Roasted 11 months ago based on August Méndez Alkjær's long term Spotify stats.
August Méndez Alkjær, huh? Your Spotify profile is like a buffet of musical identity crises. It's amazing how you manage to juggle "Dansktop" for those cozy family gatherings while simultaneously having more 'gangster' in your playlist than an entire season of “The Wire.” It’s like you’re trying to prove that you can both drink hot cocoa by the fire and drop bars about the streets—all at the same time. Have you considered a new genre for your next top artist? Maybe ‘Cringy Contradictions’ could work. Your top artists read like a who’s who of why-are-they-famous. I mean, who knew Bladee and Lady Gaga could coexist in the same world, let alone your headphones? It’s like you started with “I’m a trendsetter” and ended up with “I have no idea what I like.” Your most played songs could easily be the soundtrack to a midlife crisis of a teenager, struggling to find meaning and failing spectacularly. Yet, here you are shuffling through beats that make me question whether you're more confused about your musical taste or your life choices.
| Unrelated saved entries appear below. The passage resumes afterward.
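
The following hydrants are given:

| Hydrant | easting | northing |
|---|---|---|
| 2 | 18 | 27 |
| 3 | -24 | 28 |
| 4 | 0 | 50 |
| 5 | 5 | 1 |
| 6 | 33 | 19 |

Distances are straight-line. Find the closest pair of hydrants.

Pairwise distances:
2–3: 42.0
2–4: 29.2
2–5: 29.1
2–6: 17.0
3–4: 32.6
3–5: 39.6
3–6: 57.7
4–5: 49.3
4–6: 45.3
5–6: 33.3
Closest pair: 2–6 at 17.0.

2 and 6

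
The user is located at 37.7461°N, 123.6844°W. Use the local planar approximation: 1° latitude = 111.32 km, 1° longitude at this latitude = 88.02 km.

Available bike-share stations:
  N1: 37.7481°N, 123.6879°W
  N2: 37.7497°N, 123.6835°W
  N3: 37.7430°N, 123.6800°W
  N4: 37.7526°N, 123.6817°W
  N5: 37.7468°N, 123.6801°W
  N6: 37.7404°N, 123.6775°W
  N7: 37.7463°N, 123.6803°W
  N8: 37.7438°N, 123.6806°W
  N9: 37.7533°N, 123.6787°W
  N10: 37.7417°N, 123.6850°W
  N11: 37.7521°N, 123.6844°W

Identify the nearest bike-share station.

N7

Distances from 37.7461°N, 123.6844°W:
N1: √((0.0020·111.32)² + (-0.0035·88.02)²) = √(0.049569 + 0.094907) = 0.3801 km
N2: √((0.0036·111.32)² + (0.0009·88.02)²) = √(0.160602 + 0.006275) = 0.4085 km
N3: √((-0.0031·111.32)² + (0.0044·88.02)²) = √(0.119088 + 0.149992) = 0.5187 km
N4: √((0.0065·111.32)² + (0.0027·88.02)²) = √(0.523568 + 0.056479) = 0.7616 km
N5: √((0.0007·111.32)² + (0.0043·88.02)²) = √(0.006072 + 0.143252) = 0.3864 km
N6: √((-0.0057·111.32)² + (0.0069·88.02)²) = √(0.402621 + 0.368859) = 0.8783 km
N7: √((0.0002·111.32)² + (0.0041·88.02)²) = √(0.000496 + 0.130236) = 0.3616 km
N8: √((-0.0023·111.32)² + (0.0038·88.02)²) = √(0.065554 + 0.111874) = 0.4212 km
N9: √((0.0072·111.32)² + (0.0057·88.02)²) = √(0.642409 + 0.251717) = 0.9456 km
N10: √((-0.0044·111.32)² + (-0.0006·88.02)²) = √(0.239912 + 0.002789) = 0.4926 km
N11: √((0.0060·111.32)² + (0.0000·88.02)²) = √(0.446117 + 0.000000) = 0.6679 km
Minimum: N7 at 0.3616 km.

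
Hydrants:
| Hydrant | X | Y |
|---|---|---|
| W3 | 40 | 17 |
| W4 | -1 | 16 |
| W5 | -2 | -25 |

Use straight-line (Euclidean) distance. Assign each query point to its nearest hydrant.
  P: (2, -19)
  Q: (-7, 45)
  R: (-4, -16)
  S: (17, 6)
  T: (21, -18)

P at (2, -19):
  W3: 52.3
  W4: 35.1
  W5: 7.2
  → nearest: W5 (7.2)
Q at (-7, 45):
  W3: 54.7
  W4: 29.6
  W5: 70.2
  → nearest: W4 (29.6)
R at (-4, -16):
  W3: 55.0
  W4: 32.1
  W5: 9.2
  → nearest: W5 (9.2)
S at (17, 6):
  W3: 25.5
  W4: 20.6
  W5: 36.4
  → nearest: W4 (20.6)
T at (21, -18):
  W3: 39.8
  W4: 40.5
  W5: 24.0
  → nearest: W5 (24.0)

P→W5; Q→W4; R→W5; S→W4; T→W5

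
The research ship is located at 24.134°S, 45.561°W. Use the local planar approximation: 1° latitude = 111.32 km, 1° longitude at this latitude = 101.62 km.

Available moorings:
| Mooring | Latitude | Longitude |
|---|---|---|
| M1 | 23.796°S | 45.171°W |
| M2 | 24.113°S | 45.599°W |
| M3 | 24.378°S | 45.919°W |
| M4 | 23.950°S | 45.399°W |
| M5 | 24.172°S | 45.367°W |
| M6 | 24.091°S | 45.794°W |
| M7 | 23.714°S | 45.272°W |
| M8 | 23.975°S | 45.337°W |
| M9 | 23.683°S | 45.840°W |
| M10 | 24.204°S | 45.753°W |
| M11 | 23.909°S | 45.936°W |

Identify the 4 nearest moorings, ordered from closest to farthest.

M2, M5, M10, M6

Distances from 24.134°S, 45.561°W:
M1: √((0.338·111.32)² + (0.390·101.62)²) = √(1415.72792 + 1570.67957) = 54.648 km
M2: √((0.021·111.32)² + (-0.038·101.62)²) = √(5.46493 + 14.91165) = 4.514 km
M3: √((-0.244·111.32)² + (-0.358·101.62)²) = √(737.77859 + 1323.50149) = 45.401 km
M4: √((0.184·111.32)² + (0.162·101.62)²) = √(419.54837 + 271.01193) = 26.279 km
M5: √((-0.038·111.32)² + (0.194·101.62)²) = √(17.89425 + 388.65284) = 20.163 km
M6: √((0.043·111.32)² + (-0.233·101.62)²) = √(22.91307 + 560.62211) = 24.156 km
M7: √((0.420·111.32)² + (0.289·101.62)²) = √(2185.97392 + 862.49000) = 55.213 km
M8: √((0.159·111.32)² + (0.224·101.62)²) = √(313.28575 + 518.14871) = 28.835 km
M9: √((0.451·111.32)² + (-0.279·101.62)²) = √(2520.57416 + 803.83477) = 57.658 km
M10: √((-0.070·111.32)² + (-0.192·101.62)²) = √(60.72150 + 380.68068) = 21.010 km
M11: √((0.225·111.32)² + (-0.375·101.62)²) = √(627.35221 + 1452.18156) = 45.602 km
Sorted: M2 (4.514 km) < M5 (20.163 km) < M10 (21.010 km) < M6 (24.156 km) < M4 (26.279 km) < M8 (28.835 km) < …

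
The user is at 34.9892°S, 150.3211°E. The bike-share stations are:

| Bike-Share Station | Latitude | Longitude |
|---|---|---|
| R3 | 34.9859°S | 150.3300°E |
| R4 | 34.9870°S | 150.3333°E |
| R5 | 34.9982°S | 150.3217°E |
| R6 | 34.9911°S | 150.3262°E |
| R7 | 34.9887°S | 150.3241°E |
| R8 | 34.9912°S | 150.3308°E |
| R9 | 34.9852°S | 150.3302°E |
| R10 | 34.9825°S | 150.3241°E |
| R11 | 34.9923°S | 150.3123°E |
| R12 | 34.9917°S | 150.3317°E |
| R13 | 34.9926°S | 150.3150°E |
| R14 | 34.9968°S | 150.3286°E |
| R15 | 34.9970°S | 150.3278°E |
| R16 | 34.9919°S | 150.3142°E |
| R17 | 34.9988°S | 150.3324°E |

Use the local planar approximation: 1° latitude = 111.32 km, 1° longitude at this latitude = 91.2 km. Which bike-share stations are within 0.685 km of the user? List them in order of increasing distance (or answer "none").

R7, R6, R13

Distances from 34.9892°S, 150.3211°E:
R3: 0.8909 km
R4: 1.1393 km
R5: 1.0034 km
R6: 0.5110 km
R7: 0.2792 km
R8: 0.9122 km
R9: 0.9418 km
R10: 0.7944 km
R11: 0.8736 km
R12: 1.0060 km
R13: 0.6729 km
R14: 1.0879 km
R15: 1.0617 km
R16: 0.6974 km
R17: 1.4846 km
Threshold 0.685 km: R7 (0.2792 km), R6 (0.5110 km), R13 (0.6729 km) are within range.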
And don't even get me started on your favorite genres! "Cloud Rap" and "Hyperpop"? Do you also like to dance on the clouds while sipping rainbow-flavored tears? Your playlist is so all over the place that it could double as a 'How Not to Curate Music' tutorial. If your taste in music were a color, it would be beige—bland, safe, and likely to put everyone to sleep while simultaneously raising eyebrows. Keep it up, August; at least you're helping us all feel better about our own choices!
Roasts are purely for fun and entertainment. They're not meant to be taken seriously. Enjoy the laughs, but remember your music taste is uniquely yours!